[Discussion/Help] Issue of duplication caused by automatic extraction of previous memory coexisting with current context

Mengmeng_Dang · December 1, 2025, 7:15am

Dear Teacher Fangtang/All Users:

If a new topic is not started every time memory is extracted, when the “number of historical conversation messages” is greater than the “trigger rounds for automatic memory extraction,” there will be a situation where the “summarized memory” and the “corresponding historical conversation” are sent to the model simultaneously. Although it is acceptable and adaptable to manually start memory in such cases, is there a better way to avoid this repetition?

Taking the example of “60 historical conversation messages and 20 trigger rounds for automatic memory extraction,” is it possible to load the memory corresponding to the first 20 messages into the context when reaching the 80th message (at this point, the previously summarized conversations have completely exited the current context)? However, this would result in a memory gap of 20 messages (between the 61st and 80th messages, the first 20 conversations gradually exit the context, but the corresponding memory has not been loaded).

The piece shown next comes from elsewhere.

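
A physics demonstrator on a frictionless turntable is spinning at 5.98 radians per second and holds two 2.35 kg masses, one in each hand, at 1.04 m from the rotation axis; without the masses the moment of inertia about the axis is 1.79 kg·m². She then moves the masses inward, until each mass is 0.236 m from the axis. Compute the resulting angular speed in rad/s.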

Or are there any other better solutions?

This is a bit of a puzzle after seeing Teacher Fangtang mention in other posts the hope that “long-term memory summarization becomes imperceptible” (I completely agree!). Looking forward to everyone’s discussion~!

Apologies: Not proficient with Omate + Incomplete considerations + Possibly only I have such nitpicky thoughts, seeking friendly discussion & sorry for taking up Teacher Fangtang’s and everyone’s time, if there’s anything inappropriate, I apologize in advance.

Easy · December 1, 2025, 9:04am

Repetition exists, but it is not complete repetition.

The simple conclusion is that I believe there is no need to address this issue.

The detailed explanation is as follows:

When the automatic memory extraction trigger is set to 20 entries, it summarizes the latest 20 records, not the earliest 20, so there is no memory gap.
Long-term memory is focused on key content automatically extracted based on prompts and is not equivalent to conversation history (for example, analyzing character emotions and recording them in memory). Therefore, we believe it is reasonable for long-term memory and chat history to overlap.

YeZip · December 1, 2025, 5:49pm

The method you mentioned is more like a compressed chat log, which indeed saves more tokens.

Easy · December 2, 2025, 1:55am

Yes, Notepad can indeed be used this way, but it requires an agent to drive it, so it’s considered a high-end solution. In fact, there is also a keyword search tool in agent mode.

In terms of memory, Mem0’s solution is currently doing quite well, but the process is a bit complicated and the speed is somewhat slow. Additionally, I think it might need optimization for role-playing.

Mengmeng_Dang · December 2, 2025, 7:38am

Wow, thank you for the teacher’s response! There is actually a specific implementation plan, the teacher is amazing! I haven’t used Notepad yet, I’ll study it when I have time! Praise the teacher! Great! (Since I haven’t used Notepad yet,) I would like to ask the teacher on this basis, are these processes all done by AI (referring to operations like counter +1, reset, updating the temporarily stored memory into the displayable memory), is AI’s intelligence and reliability currently capable of handling this work, or does the Notepad function provide some assistance to make AI more reliable in achieving these functions? I know AI is very powerful hahaha but there is always a subtle sense of distrust when letting AI execute tasks with high reliability requirements (after all, when the model’s intelligence drops, even the format can be lost). Looking forward to the teacher’s reply, I will also try to experience the Notepad function myself. Thank you!

Mengmeng_Dang · December 2, 2025, 7:49am

Thank you, Teacher Fangtang, for your reply! Are you referring to the permanent memory function? I tried it many versions ago, but I found there seemed to be some issues (retrieving incorrect historical dialogues, NSFW content appearing in the form of system prompt words, which could increase the probability of dynamic review errors by the model). I’m not sure if it’s my problem or a bug, so I haven’t continued using it. I’ll try to learn and experiment with it again when I have time. The video content is also very helpful. Thank you, teacher!

YeZip · December 2, 2025, 8:52am

To write the above processes into specific prompt words, then use “prompt injection” to let the AI call tools according to the process. Like role-playing rules and other preset prompts, write them into your overall prompt architecture.

The specific prompt logic needs to be more rigorous and detailed to prevent errors. I usually use DeepSeek, and my role settings, worldview, memory, and other data are stored in a notebook. Practical tests show that DeepSeek has a high accuracy in executing tool call prompts, with few errors.